In Jay Ulfelder’s reactions to Marc Lynch’s reflections on the Arab Uprisings, I was struck by Ulfelder’s discussion of motivated reasoning. Ulfelder’s notes a problem: “When we try to forecast politics in real time, we tend to conflate our feelings about specific events or trends with their likelihood.” I want Egypt to become democratic after Mubarak’s fall so, gasp, my deeply-informed analysis says Egypt is likely to become democratic. [Or insert your own favorite example.]
Ulfelder proposes a solution, or at least a coherent mitigation plan:
Whenever we’re formulating an analysis or prediction, we can start by ask ourselves what result we hope to see and why, and we can think about how that desire might relate to the conclusions we’re reaching. We can try to imagine how someone with different motivations might view the same situation, or just seek out examples of those alternative views. Finally, we can weight or adjust our own analysis accordingly. Basically, we can try to replicate in our own analysis what “wisdom of crowds” systems do to great effect on a larger scale. This exercise can’t fully escape the cognitive traps to which it responds, but I think it can at least mitigate their influence.

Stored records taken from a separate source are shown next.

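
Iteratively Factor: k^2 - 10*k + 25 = (k - 5)*(k - 5)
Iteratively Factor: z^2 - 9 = (z - 3)*(z + 3)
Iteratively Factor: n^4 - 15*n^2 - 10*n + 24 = (n + 2)*(n^3 - 2*n^2 - 11*n + 12) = (n + 2)*(n + 3)*(n^2 - 5*n + 4) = (n - 1)*(n + 2)*(n + 3)*(n - 4)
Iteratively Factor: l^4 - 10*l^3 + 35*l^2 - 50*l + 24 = (l - 2)*(l^3 - 8*l^2 + 19*l - 12) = (l - 2)*(l - 1)*(l^2 - 7*l + 12) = (l - 3)*(l - 2)*(l - 1)*(l - 4)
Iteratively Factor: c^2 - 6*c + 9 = (c - 3)*(c - 3)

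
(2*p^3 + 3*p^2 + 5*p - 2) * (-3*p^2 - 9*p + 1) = -6*p^5 - 27*p^4 - 40*p^3 - 36*p^2 + 23*p - 2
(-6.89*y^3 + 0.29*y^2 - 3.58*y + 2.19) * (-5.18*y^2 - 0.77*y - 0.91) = 35.6902*y^5 + 3.8031*y^4 + 24.591*y^3 - 8.8515*y^2 + 1.5715*y - 1.9929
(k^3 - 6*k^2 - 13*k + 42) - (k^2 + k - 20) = k^3 - 7*k^2 - 14*k + 62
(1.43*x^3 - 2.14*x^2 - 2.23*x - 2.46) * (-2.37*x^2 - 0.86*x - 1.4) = -3.3891*x^5 + 3.842*x^4 + 5.1235*x^3 + 10.744*x^2 + 5.2376*x + 3.444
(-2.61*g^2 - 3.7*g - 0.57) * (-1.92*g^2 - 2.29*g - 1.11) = 5.0112*g^4 + 13.0809*g^3 + 12.4645*g^2 + 5.4123*g + 0.6327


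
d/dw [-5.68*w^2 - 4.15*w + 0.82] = -11.36*w - 4.15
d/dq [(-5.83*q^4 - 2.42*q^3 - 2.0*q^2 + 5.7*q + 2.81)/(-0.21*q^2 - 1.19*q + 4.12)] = (2.4486*q^5 + 21.3213*q^4 - 90.3188*q^3 - 26.3342*q^2 - 15.2998*q + 26.8279)/(0.0441*q^4 + 0.4998*q^3 - 0.3143*q^2 - 9.8056*q + 16.9744)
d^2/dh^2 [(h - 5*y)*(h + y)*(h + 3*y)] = 6*h - 2*y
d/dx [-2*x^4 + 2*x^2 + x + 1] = -8*x^3 + 4*x + 1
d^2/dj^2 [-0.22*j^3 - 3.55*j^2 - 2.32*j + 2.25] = -1.32*j - 7.1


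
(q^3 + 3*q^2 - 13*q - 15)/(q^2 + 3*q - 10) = (q^2 - 2*q - 3)/(q - 2)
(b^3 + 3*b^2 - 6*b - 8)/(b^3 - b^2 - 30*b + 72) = (b^3 + 3*b^2 - 6*b - 8)/(b^3 - b^2 - 30*b + 72)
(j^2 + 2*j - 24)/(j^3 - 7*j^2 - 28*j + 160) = (j + 6)/(j^2 - 3*j - 40)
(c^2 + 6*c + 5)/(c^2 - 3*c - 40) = (c + 1)/(c - 8)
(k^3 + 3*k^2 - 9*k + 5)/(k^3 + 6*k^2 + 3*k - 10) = (k - 1)/(k + 2)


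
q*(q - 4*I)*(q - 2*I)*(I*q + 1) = I*q^4 + 7*q^3 - 14*I*q^2 - 8*q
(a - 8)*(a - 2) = a^2 - 10*a + 16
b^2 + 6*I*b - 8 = (b + 2*I)*(b + 4*I)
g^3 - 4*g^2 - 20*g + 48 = (g - 6)*(g - 2)*(g + 4)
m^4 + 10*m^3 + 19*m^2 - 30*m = m*(m - 1)*(m + 5)*(m + 6)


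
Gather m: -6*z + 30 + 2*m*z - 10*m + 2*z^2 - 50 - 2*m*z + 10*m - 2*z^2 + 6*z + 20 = 0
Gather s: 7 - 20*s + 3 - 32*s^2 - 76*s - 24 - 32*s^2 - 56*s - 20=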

But what if the extrinsic motivation is the main guide to how we select or interpret the factors that point us toward our conclusion? In any given political situation, scholars can point to a myriad of factors or draw on a wide range of historical precedents. How do we know which tradition is most relevant and which variables to consult? If we want the process to conclude with democracy, that suggests a certain way of looking at the problem.
In other words, maybe the scientific (analytical) process is hopelessly tainted by our own preferences and hopes. Perhaps “feelings” and analytic outcomes co-vary more than we like to admit.